My Mexican Experience.

I went to Mexico and lived and worked amongst the locals for some time. I believed that I was quite open minded to different cultures and the differences in attitude and approach to life but found Mexico quite a challenging experience in a number of ways.

Social attitudes:

Mexicans are very welcoming, warm and friendly people. Many times I was included very readily in different social groups and this was helpful in making friends and building a social network. It would not be unusual to be invited along to parties organised by people that I did not know. I would feel uncomfortable as I had not been invited directly (the North European custom) but I was always made to feel extremely welcome.

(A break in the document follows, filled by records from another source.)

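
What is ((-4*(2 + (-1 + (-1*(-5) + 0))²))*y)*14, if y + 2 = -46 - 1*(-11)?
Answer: 37296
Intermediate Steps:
y = -37 (y = -2 + (-46 - 1*(-11)) = -2 + (-46 + 11) = -2 - 35 = -37)
((-4*(2 + (-1 + (-1*(-5) + 0))²))*y)*14 = (-4*(2 + (-1 + (-1*(-5) + 0))²)*(-37))*14 = (-4*(2 + (-1 + (5 + 0))²)*(-37))*14 = (-4*(2 + (-1 + 5)²)*(-37))*14 = (-4*(2 + 4²)*(-37))*14 = (-4*(2 + 16)*(-37))*14 = (-4*18*(-37))*14 = -72*(-37)*14 = 2664*14 = 37296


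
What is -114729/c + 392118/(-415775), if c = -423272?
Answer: -118271120121/175985915800 ≈ -0.67205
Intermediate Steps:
-114729/c + 392118/(-415775) = -114729/(-423272) + 392118/(-415775) = -114729*(-1/423272) + 392118*(-1/415775) = 114729/423272 - 392118/415775 = -118271120121/175985915800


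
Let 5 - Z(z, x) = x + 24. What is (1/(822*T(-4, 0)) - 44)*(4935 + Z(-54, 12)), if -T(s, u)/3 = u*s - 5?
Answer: -1330256588/6165 ≈ -2.1578e+5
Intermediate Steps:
T(s, u) = 15 - 3*s*u (T(s, u) = -3*(u*s - 5) = -3*(s*u - 5) = -3*(-5 + s*u) = 15 - 3*s*u)
Z(z, x) = -19 - x (Z(z, x) = 5 - (x + 24) = 5 - (24 + x) = 5 + (-24 - x) = -19 - x)
(1/(822*T(-4, 0)) - 44)*(4935 + Z(-54, 12)) = (1/(822*(15 - 3*(-4)*0)) - 44)*(4935 + (-19 - 1*12)) = (1/(822*(15 + 0)) - 44)*(4935 + (-19 - 12)) = (1/(822*15) - 44)*(4935 - 31) = (1/12330 - 44)*4904 = -542519/12330*4904 = -1330256588/6165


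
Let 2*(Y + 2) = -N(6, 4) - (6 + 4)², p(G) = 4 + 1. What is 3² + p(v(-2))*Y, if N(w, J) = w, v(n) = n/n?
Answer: -266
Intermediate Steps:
v(n) = 1
p(G) = 5
Y = -55 (Y = -2 + (-1*6 - (6 + 4)²)/2 = -2 + (-6 - 1*10²)/2 = -2 + (-6 - 1*100)/2 = -2 + (-6 - 100)/2 = -2 + (½)*(-106) = -2 - 53 = -55)
3² + p(v(-2))*Y = 3² + 5*(-55) = 9 - 275 = -266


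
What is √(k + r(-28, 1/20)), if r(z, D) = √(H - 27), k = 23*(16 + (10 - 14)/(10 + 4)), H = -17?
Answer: √(17710 + 98*I*√11)/7 ≈ 19.012 + 0.17445*I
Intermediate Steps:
k = 2530/7 (k = 23*(16 - 4/14) = 23*(16 - 4*1/14) = 23*(16 - 2/7) = 23*(110/7) = 2530/7 ≈ 361.43)
r(z, D) = 2*I*√11 (r(z, D) = √(-17 - 27) = √(-44) = 2*I*√11)
√(k + r(-28, 1/20)) = √(2530/7 + 2*I*√11)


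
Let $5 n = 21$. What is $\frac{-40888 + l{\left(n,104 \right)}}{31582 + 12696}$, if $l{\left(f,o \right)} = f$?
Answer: $- \frac{204419}{221390} \approx -0.92334$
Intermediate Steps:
$n = \frac{21}{5}$ ($n = \frac{1}{5} \cdot 21 = \frac{21}{5} \approx 4.2$)
$\frac{-40888 + l{\left(n,104 \right)}}{31582 + 12696} = \frac{-40888 + \frac{21}{5}}{31582 + 12696} = - \frac{204419}{5 \cdot 44278} = \left(- \frac{204419}{5}\right) \frac{1}{44278} = - \frac{204419}{221390}$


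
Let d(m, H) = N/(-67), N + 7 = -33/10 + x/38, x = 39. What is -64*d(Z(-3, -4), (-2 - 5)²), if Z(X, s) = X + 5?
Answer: -56384/6365 ≈ -8.8584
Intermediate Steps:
N = -881/95 (N = -7 + (-33/10 + 39/38) = -7 - 216/95 = -881/95 ≈ -9.2737)
Z(X, s) = 5 + X
d(m, H) = 881/6365 (d(m, H) = -881/95/(-67) = -881/95*(-1/67) = 881/6365)
-64*d(Z(-3, -4), (-2 - 5)²) = -64*881/6365 = -56384/6365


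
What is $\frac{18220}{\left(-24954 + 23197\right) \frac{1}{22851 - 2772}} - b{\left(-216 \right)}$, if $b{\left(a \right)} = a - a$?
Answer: $- \frac{365839380}{1757} \approx -2.0822 \cdot 10^{5}$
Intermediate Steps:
$b{\left(a \right)} = 0$
$\frac{18220}{\left(-24954 + 23197\right) \frac{1}{22851 - 2772}} - b{\left(-216 \right)} = \frac{18220}{\left(-24954 + 23197\right) \frac{1}{22851 - 2772}} - 0 = \frac{18220}{\left(-1757\right) \frac{1}{20079}} + 0 = \frac{18220}{- \frac{1757}{20079}} + 0 = 18220 \left(- \frac{20079}{1757}\right) + 0 = - \frac{365839380}{1757} + 0 = - \frac{365839380}{1757}$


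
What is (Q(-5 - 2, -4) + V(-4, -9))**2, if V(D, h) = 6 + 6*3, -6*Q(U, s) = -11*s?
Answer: 2500/9 ≈ 277.78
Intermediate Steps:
Q(U, s) = 11*s/6 (Q(U, s) = -(-11)*s/6 = 11*s/6)
V(D, h) = 24 (V(D, h) = 6 + 18 = 24)
(Q(-5 - 2, -4) + V(-4, -9))**2 = ((11/6)*(-4) + 24)**2 = (-22/3 + 24)**2 = (50/3)**2 = 2500/9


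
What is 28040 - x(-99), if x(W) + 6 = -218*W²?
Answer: 2164664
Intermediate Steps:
x(W) = -6 - 218*W²
28040 - x(-99) = 28040 - (-6 - 218*(-99)²) = 28040 - (-6 - 218*9801) = 28040 - (-6 - 2136618) = 28040 - 1*(-2136624) = 28040 + 2136624 = 2164664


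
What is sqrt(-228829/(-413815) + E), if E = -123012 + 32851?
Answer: I*sqrt(15439332286907590)/413815 ≈ 300.27*I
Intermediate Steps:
E = -90161
sqrt(-228829/(-413815) + E) = sqrt(-228829/(-413815) - 90161) = sqrt(-228829*(-1/413815) - 90161) = sqrt(228829/413815 - 90161) = sqrt(-37309745386/413815) = I*sqrt(15439332286907590)/413815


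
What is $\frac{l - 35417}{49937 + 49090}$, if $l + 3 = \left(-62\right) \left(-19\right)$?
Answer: $- \frac{11414}{33009} \approx -0.34578$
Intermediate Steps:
$l = 1175$ ($l = -3 - -1178 = -3 + 1178 = 1175$)
$\frac{l - 35417}{49937 + 49090} = \frac{1175 - 35417}{49937 + 49090} = - \frac{34242}{99027} = \left(-34242\right) \frac{1}{99027} = - \frac{11414}{33009}$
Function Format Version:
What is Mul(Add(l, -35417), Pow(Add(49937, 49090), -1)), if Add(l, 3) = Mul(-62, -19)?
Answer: Rational(-11414, 33009) ≈ -0.34578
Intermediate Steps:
l = 1175 (l = Add(-3, Mul(-62, -19)) = Add(-3, 1178) = 1175)
Mul(Add(l, -35417), Pow(Add(49937, 49090), -1)) = Mul(Add(1175, -35417), Pow(Add(49937, 49090), -1)) = Mul(-34242, Pow(99027, -1)) = Mul(-34242, Rational(1, 99027)) = Rational(-11414, 33009)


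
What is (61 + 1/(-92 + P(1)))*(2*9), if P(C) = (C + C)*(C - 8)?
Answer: 58185/53 ≈ 1097.8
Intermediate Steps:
P(C) = 2*C*(-8 + C) (P(C) = (2*C)*(-8 + C) = 2*C*(-8 + C))
(61 + 1/(-92 + P(1)))*(2*9) = (61 + 1/(-92 + 2*1*(-8 + 1)))*(2*9) = (61 + 1/(-92 + 2*1*(-7)))*18 = (61 + 1/(-92 - 14))*18 = (61 + 1/(-106))*18 = (61 - 1/106)*18 = (6465/106)*18 = 58185/53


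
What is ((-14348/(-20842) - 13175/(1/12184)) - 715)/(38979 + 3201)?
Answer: -98401772473/25856340 ≈ -3805.7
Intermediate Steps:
((-14348/(-20842) - 13175/(1/12184)) - 715)/(38979 + 3201) = ((-14348*(-1/20842) - 13175/1/12184) - 715)/42180 = ((422/613 - 13175*12184) - 715)*(1/42180) = ((422/613 - 160524200) - 715)*(1/42180) = (-98401334178/613 - 715)*(1/42180) = -98401772473/613*1/42180 = -98401772473/25856340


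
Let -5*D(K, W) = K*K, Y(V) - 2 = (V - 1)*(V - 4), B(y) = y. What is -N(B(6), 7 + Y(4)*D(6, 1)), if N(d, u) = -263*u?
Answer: -9731/5 ≈ -1946.2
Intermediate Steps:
Y(V) = 2 + (-1 + V)*(-4 + V) (Y(V) = 2 + (V - 1)*(V - 4) = 2 + (-1 + V)*(-4 + V))
D(K, W) = -K²/5 (D(K, W) = -K*K/5 = -K²/5)
-N(B(6), 7 + Y(4)*D(6, 1)) = -(-263)*(7 + (6 + 4² - 5*4)*(-⅕*6²)) = -(-263)*(7 + (6 + 16 - 20)*(-⅕*36)) = -(-263)*(7 + 2*(-36/5)) = -(-263)*(7 - 72/5) = -(-263)*(-37)/5 = -1*9731/5 = -9731/5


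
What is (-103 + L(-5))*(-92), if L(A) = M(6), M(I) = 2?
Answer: 9292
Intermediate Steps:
L(A) = 2
(-103 + L(-5))*(-92) = (-103 + 2)*(-92) = -101*(-92) = 9292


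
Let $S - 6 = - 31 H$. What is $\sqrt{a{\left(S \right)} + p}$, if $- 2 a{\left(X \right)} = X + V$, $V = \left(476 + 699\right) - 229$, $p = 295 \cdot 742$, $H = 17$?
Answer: $\frac{3 \sqrt{97190}}{2} \approx 467.63$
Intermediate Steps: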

Mexicans are extremely enthusiastic social organisers, the problem is that plans so extensively discussed one day can fail to transpire at all the next. This is different to the Northern European way where plans proposed are generally followed through without a need to re-confirm. I learnt to double check, phoning the next day to confirm and set specific meeting times and places. Failure to do so would mean that the other side would simply assume things were not going ahead and make alternative plans.

Punctuality:

Attitudes to punctuality were an initial shock and frustration for me. I remember an American Boss arriving for a meeting that had been set for 10am. At 10am very few people had arrived and he sat and watched as people trailed into the meeting for at least 30 minutes after the scheduled start time with seemingly no perceived need for apology. This is something that just would not and could not happen in my home country.

Honesty:

Honesty was another issue for me. In my home culture I am totally honest with friends. If I cancel a social event I tell them why and if it is because I am too tired I say so. In turn my friends respect my honesty and indeed see it as a mark of our friendship. In Mexico this honesty was seen as potentially hurtful and so all kind of false explanations would be provided, my Aunt is ill, I have to work late rather than telling the truth. Truth is used only where there is no potential for hurt or offence to the other person.

Security:

Security was a worrying aspect of life in Mexico. I disliked feeling I always had to look over my shoulder or travel with companions. I was lucky and lived in Monterrey. I would not like to have lived in Mexico City.

Death:

Attitude to death was also another puzzle for me. In November there would be the “Day of the Dead Celebration” where families visit graveyards with food, eating, drinking and making merry believing that the souls return at this time each year to be with their families (Mexico less traveled). I understand the cultural reason for the celebration but it is very different from what would seem right in my own culture.

Religion:

The Catholic faith was also a puzzle to me, friends who had spent the weekend partying  would suddenly be unavailable for activities on a Sunday when they HAD to go to Mass to receive the sacrament. Life was lived almost in two different moral arenas one relating to the more modern way of living the other honouring the traditions of their Catholic faith.

In conclusion:

Overall my time in Mexico was a really interesting experience and I developed a respect and sense of warmth for the Mexican people who were so welcoming and friendly. I learnt about Mexican culture through my personal experiences and this was difficult at times. I learnt that being open to other cultures is not easy. “It is quite a challenge and one should be prepared that the first two years are never a phase of settling down but a phase of pure adaptation and learning”

For people making similar transitions I suggest that they find some cultural mentors to explain cultural norms and beliefs to them, so preventing cultural differences from becoming overwhelming.